Além disso, o documento ainda seria submetido a aprovação pelo Congresso
Nacional e provavelmente ficaria parado lá até o início do próximo governo.
Momento em que poderia ser engavetado de vez sob o pretexto de que se trata de
proposta de governo passado.
Apesar
disso, tivemos que ouvir os gritos de altos decibéis de parlamentares do DEM,
jornais, TVs, e ex-membros do Comando de Caça aos Comunistas e atuais
integrantes da Opus Dei, como Boris Casoy e Ives Gandra Martins. Além, é claro,
dos ministros Jobim e Stephanes. Participantes de um governo que reivindica
origem de esquerda, mas que só toma decisões respeitando o que é aceitável pela
direita.
Sem
demora, o governo Lula suavizou o texto da proposta. Entre outras coisas,
ampliou a suspeita de terrorismo para além do Estado. Agora, não apenas os
gorilas da ditadura podem ser suspeitos, mas suas vítimas também.
É mais um
episódio que mostra que qualquer medida de avanço na ampliação de acesso aos
direitos básicos para a população que ameace os interesses dos donos de
latifúndios e imóveis do Leblon e Morumbi nasce pronta para morrer. Tais
proprietários não concebem que a população tenha algum direito além do de
trabalhar e apanhar quando protesta.
Estes
recém convertidos à democracia querem calar qualquer tentativa de revelar que
são eles os que a cada vez que a população começa a viver em uma espécie de
democracia, tomam o poder destituindo governos, torturando matando opositores.

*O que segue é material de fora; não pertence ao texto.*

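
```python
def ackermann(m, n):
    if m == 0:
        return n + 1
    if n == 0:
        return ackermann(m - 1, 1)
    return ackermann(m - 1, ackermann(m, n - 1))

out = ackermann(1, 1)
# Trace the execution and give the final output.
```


ackermann(1, 1)
= ackermann(0, ackermann(1, 0))
First compute ackermann(1, 0) = 2
= ackermann(0, 2)
= 3


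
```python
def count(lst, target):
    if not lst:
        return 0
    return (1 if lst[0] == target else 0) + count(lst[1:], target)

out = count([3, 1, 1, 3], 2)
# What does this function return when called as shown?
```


count([3, 1, 1, 3], 2)
lst[0]=3 != 2: 0 + count([1, 1, 3], 2)
lst[0]=1 != 2: 0 + count([1, 3], 2)
lst[0]=1 != 2: 0 + count([3], 2)
lst[0]=3 != 2: 0 + count([], 2)
= 0


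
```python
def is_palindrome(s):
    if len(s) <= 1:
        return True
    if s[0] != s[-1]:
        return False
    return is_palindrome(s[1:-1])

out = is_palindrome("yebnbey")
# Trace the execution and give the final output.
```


is_palindrome("yebnbey")
"yebnbey": s[0]='y' == s[-1]='y' -> is_palindrome("ebnbe")
"ebnbe": s[0]='e' == s[-1]='e' -> is_palindrome("bnb")
"bnb": s[0]='b' == s[-1]='b' -> is_palindrome("n")
"n": len <= 1 -> True
= True


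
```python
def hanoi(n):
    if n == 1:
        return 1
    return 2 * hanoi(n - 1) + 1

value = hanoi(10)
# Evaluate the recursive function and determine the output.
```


hanoi(10)
= 2 * hanoi(9) + 1
= 2 * (2 * hanoi(8) + 1) + 1
= 2 * (2 * (2 * hanoi(7) + 1) + 1) + 1
= 2 * (2 * (2 * (2 * hanoi(6) + 1) + 1) + 1) + 1
= 2 * (2 * (2 * (2 * (2 * hanoi(5) + 1) + 1) + 1) + 1) + 1
= 2 * (2 * (2 * (2 * (2 * (2 * hanoi(4) + 1) + 1) + 1) + 1) + 1) + 1
= 2 * (2 * (2 * (2 * (2 * (2 * (2 * hanoi(3) + 1) + 1) + 1) + 1) + 1) + 1) + 1
= 2 * (2 * (2 * (2 * (2 * (2 * (2 * (2 * hanoi(2) + 1) + 1) + 1) + 1) + 1) + 1) + 1) + 1
= 2 * (2 * (2 * (2 * (2 * (2 * (2 * (2 * (2 * hanoi(1) + 1) + 1) + 1) + 1) + 1) + 1) + 1) + 1) + 1
Now compute bottom-up:
hanoi(1) = 1
hanoi(2) = 2 * 1 + 1 = 3
hanoi(3) = 2 * 3 + 1 = 7
hanoi(4) = 2 * 7 + 1 = 15
hanoi(5) = 2 * 15 + 1 = 31
hanoi(6) = 2 * 31 + 1 = 63
hanoi(7) = 2 * 63 + 1 = 127
hanoi(8) = 2 * 127 + 1 = 255
hanoi(9) = 2 * 255 + 1 = 511
hanoi(10) = 2 * 511 + 1 = 1023
= 1023


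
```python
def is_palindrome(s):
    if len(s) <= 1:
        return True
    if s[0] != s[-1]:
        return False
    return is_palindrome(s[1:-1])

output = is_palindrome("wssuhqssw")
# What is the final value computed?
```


is_palindrome("wssuhqssw")
"wssuhqssw": s[0]='w' == s[-1]='w' -> is_palindrome("ssuhqss")
"ssuhqss": s[0]='s' == s[-1]='s' -> is_palindrome("suhqs")
"suhqs": s[0]='s' == s[-1]='s' -> is_palindrome("uhq")
"uhq": s[0]='u' != s[-1]='q' -> False
= False


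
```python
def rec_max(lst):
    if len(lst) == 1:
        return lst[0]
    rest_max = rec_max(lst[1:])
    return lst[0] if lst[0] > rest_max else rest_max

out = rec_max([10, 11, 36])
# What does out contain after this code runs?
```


rec_max([10, 11, 36])
= compare 10 with rec_max([11, 36])
= compare 11 with rec_max([36])
Base: rec_max([36]) = 36
compare 11 with 36: max = 36
compare 10 with 36: max = 36
= 36


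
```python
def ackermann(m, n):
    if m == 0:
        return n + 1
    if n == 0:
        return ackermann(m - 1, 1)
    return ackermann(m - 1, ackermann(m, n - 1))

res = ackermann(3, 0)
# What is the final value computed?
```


ackermann(3, 0)
n == 0: return ackermann(2, 1)
= ackermann(2, 1) = 5
= 5


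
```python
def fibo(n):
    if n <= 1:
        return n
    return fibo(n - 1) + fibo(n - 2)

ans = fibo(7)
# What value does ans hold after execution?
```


fibo(7)
= fibo(6) + fibo(5)
= (fibo(5) + fibo(4)) + fibo(5)
Computing bottom-up: fibo(0)=0, fibo(1)=1, fibo(2)=1, fibo(3)=2, fibo(4)=3, fibo(5)=5, fibo(6)=8, fibo(7)=13
= 13


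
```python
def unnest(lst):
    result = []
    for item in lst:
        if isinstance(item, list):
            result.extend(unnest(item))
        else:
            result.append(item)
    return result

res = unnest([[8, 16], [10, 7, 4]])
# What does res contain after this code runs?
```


unnest([[8, 16], [10, 7, 4]])
Processing each element:
  [8, 16] is a list -> unnest recursively -> [8, 16]
  [10, 7, 4] is a list -> unnest recursively -> [10, 7, 4]
= [8, 16, 10, 7, 4]


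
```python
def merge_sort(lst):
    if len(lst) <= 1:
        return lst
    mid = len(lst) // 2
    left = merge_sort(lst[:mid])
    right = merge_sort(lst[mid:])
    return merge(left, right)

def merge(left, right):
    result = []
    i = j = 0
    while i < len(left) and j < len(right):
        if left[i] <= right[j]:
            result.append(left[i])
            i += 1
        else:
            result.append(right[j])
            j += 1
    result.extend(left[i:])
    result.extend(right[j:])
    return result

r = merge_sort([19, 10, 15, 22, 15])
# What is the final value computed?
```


merge_sort([19, 10, 15, 22, 15])
Split into [19, 10] and [15, 22, 15]
Left sorted: [10, 19]
Right sorted: [15, 15, 22]
Merge [10, 19] and [15, 15, 22]
= [10, 15, 15, 19, 22]


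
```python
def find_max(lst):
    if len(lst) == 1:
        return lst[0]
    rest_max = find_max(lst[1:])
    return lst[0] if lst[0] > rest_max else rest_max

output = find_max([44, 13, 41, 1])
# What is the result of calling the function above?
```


find_max([44, 13, 41, 1])
= compare 44 with find_max([13, 41, 1])
= compare 13 with find_max([41, 1])
= compare 41 with find_max([1])
Base: find_max([1]) = 1
compare 41 with 1: max = 41
compare 13 with 41: max = 41
compare 44 with 41: max = 44
= 44


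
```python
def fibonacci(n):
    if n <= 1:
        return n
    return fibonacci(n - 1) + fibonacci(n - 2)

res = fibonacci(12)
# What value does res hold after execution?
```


fibonacci(12)
= fibonacci(11) + fibonacci(10)
= (fibonacci(10) + fibonacci(9)) + fibonacci(10)
Computing bottom-up: fibonacci(0)=0, fibonacci(1)=1, fibonacci(2)=1, fibonacci(3)=2, fibonacci(4)=3, fibonacci(5)=5, fibonacci(6)=8, fibonacci(7)=13, fibonacci(8)=21, fibonacci(9)=34, fibonacci(10)=55, fibonacci(11)=89, fibonacci(12)=144
= 144


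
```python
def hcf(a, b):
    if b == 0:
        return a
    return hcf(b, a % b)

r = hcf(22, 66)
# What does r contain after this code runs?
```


hcf(22, 66)
= hcf(66, 22 % 66) = hcf(66, 22)
= hcf(22, 66 % 22) = hcf(22, 0)
b == 0, return a = 22


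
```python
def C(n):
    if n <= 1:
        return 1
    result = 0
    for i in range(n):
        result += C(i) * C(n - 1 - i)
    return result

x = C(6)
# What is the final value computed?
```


C(6)
= sum of C(i) * C(6-1-i) for i in 0..5
First compute sub-values bottom-up:
  C(0) = 1, C(1) = 1
  C(2) = 1*1 + 1*1 = 2
  C(3) = 1*2 + 1*1 + 2*1 = 5
  C(4) = 1*5 + 1*2 + 2*1 + 5*1 = 14
  C(5) = 1*14 + 1*5 + 2*2 + 5*1 + 14*1 = 42
Now C(6):
  C(0)*C(5) = 1*42 = 42
  C(1)*C(4) = 1*14 = 14
  C(2)*C(3) = 2*5 = 10
  C(3)*C(2) = 5*2 = 10
  C(4)*C(1) = 14*1 = 14
  C(5)*C(0) = 42*1 = 42
= 42 + 14 + 10 + 10 + 14 + 42
= 132


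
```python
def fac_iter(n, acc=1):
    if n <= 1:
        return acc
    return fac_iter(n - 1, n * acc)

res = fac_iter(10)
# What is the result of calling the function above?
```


fac_iter(10, 1)
= fac_iter(9, 10 * 1) = fac_iter(9, 10)
= fac_iter(8, 9 * 10) = fac_iter(8, 90)
= fac_iter(7, 8 * 90) = fac_iter(7, 720)
= fac_iter(6, 7 * 720) = fac_iter(6, 5040)
= fac_iter(5, 6 * 5040) = fac_iter(5, 30240)
= fac_iter(4, 5 * 30240) = fac_iter(4, 151200)
= fac_iter(3, 4 * 151200) = fac_iter(3, 604800)
= fac_iter(2, 3 * 604800) = fac_iter(2, 1814400)
= fac_iter(1, 2 * 1814400) = fac_iter(1, 3628800)
n <= 1, return acc = 3628800


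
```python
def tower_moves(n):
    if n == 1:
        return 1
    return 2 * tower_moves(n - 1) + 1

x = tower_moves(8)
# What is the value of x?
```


tower_moves(8)
= 2 * tower_moves(7) + 1
= 2 * (2 * tower_moves(6) + 1) + 1
= 2 * (2 * (2 * tower_moves(5) + 1) + 1) + 1
= 2 * (2 * (2 * (2 * tower_moves(4) + 1) + 1) + 1) + 1
= 2 * (2 * (2 * (2 * (2 * tower_moves(3) + 1) + 1) + 1) + 1) + 1
= 2 * (2 * (2 * (2 * (2 * (2 * tower_moves(2) + 1) + 1) + 1) + 1) + 1) + 1
= 2 * (2 * (2 * (2 * (2 * (2 * (2 * tower_moves(1) + 1) + 1) + 1) + 1) + 1) + 1) + 1
Now compute bottom-up:
tower_moves(1) = 1
tower_moves(2) = 2 * 1 + 1 = 3
tower_moves(3) = 2 * 3 + 1 = 7
tower_moves(4) = 2 * 7 + 1 = 15
tower_moves(5) = 2 * 15 + 1 = 31
tower_moves(6) = 2 * 31 + 1 = 63
tower_moves(7) = 2 * 63 + 1 = 127
tower_moves(8) = 2 * 127 + 1 = 255
= 255


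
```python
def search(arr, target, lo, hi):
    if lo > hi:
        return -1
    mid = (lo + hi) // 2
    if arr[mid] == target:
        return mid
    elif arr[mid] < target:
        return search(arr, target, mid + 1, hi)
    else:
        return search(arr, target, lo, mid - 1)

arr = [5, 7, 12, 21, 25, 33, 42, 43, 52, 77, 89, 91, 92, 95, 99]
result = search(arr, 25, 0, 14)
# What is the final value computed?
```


search(arr, 25, 0, 14)
lo=0, hi=14, mid=7, arr[mid]=43
43 > 25, search left half
lo=0, hi=6, mid=3, arr[mid]=21
21 < 25, search right half
lo=4, hi=6, mid=5, arr[mid]=33
33 > 25, search left half
lo=4, hi=4, mid=4, arr[mid]=25
arr[4] == 25, found at index 4
= 4


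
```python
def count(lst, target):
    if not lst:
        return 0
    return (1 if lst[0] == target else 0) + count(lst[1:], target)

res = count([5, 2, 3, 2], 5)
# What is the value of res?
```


count([5, 2, 3, 2], 5)
lst[0]=5 == 5: 1 + count([2, 3, 2], 5)
lst[0]=2 != 5: 0 + count([3, 2], 5)
lst[0]=3 != 5: 0 + count([2], 5)
lst[0]=2 != 5: 0 + count([], 5)
= 1


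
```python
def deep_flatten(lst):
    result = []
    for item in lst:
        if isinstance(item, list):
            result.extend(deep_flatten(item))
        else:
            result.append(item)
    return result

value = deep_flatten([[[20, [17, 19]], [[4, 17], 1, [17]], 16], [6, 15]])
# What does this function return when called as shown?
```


deep_flatten([[[20, [17, 19]], [[4, 17], 1, [17]], 16], [6, 15]])
Processing each element:
  [[20, [17, 19]], [[4, 17], 1, [17]], 16] is a list -> deep_flatten recursively -> [20, 17, 19, 4, 17, 1, 17, 16]
  [6, 15] is a list -> deep_flatten recursively -> [6, 15]
= [20, 17, 19, 4, 17, 1, 17, 16, 6, 15]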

São os mesmos que usam jagunços na defesa de suas propriedades improdutivas,
matam Sem-Terra, distorcem notícias, atentam contra a dignidade de negros,
nordestinos, indígenas, mulheres, homossexuais.
Foram
eles que em 1989 editaram um debate presidencial para que Fernando Collor de
Mello vencesse a eleição e depois esconderam este apoio quando foi descoberto o
esquema de corrupção capitaneado pelo “Caçador de Marajás”.
Eles é
que omitem mortes de crianças por Policiais Militares, assassinatos de
missionários e militantes de movimentos sociais que lutam contra latifundiários
como o deputado Ronaldo Caiado e a senadora Kátia Abreu. Gente que adora se
dizer perseguida por ditadores, mas omitem que apoiaram a ditadura militar.
Esta é a
reação que podemos esperar de setores da sociedade que preferem manter o país
como um paraíso do capital desregulado e colocar sob mordaça qualquer movimento
que busque conquistar direitos, derrubar privilégios. Preferem tornar o país
algo como um imenso shopping sem lugar para os pobres miseráveis que morrem de
fome ou de bala, enquanto tentam alcançar a base de uma pirâmide que os odeia.
Os direitos humanos somente começarão a ser
respeitados quando superarmos a ordem social em que vivemos. Baseada na
exploração, na opressão e na repressão covarde do Estado.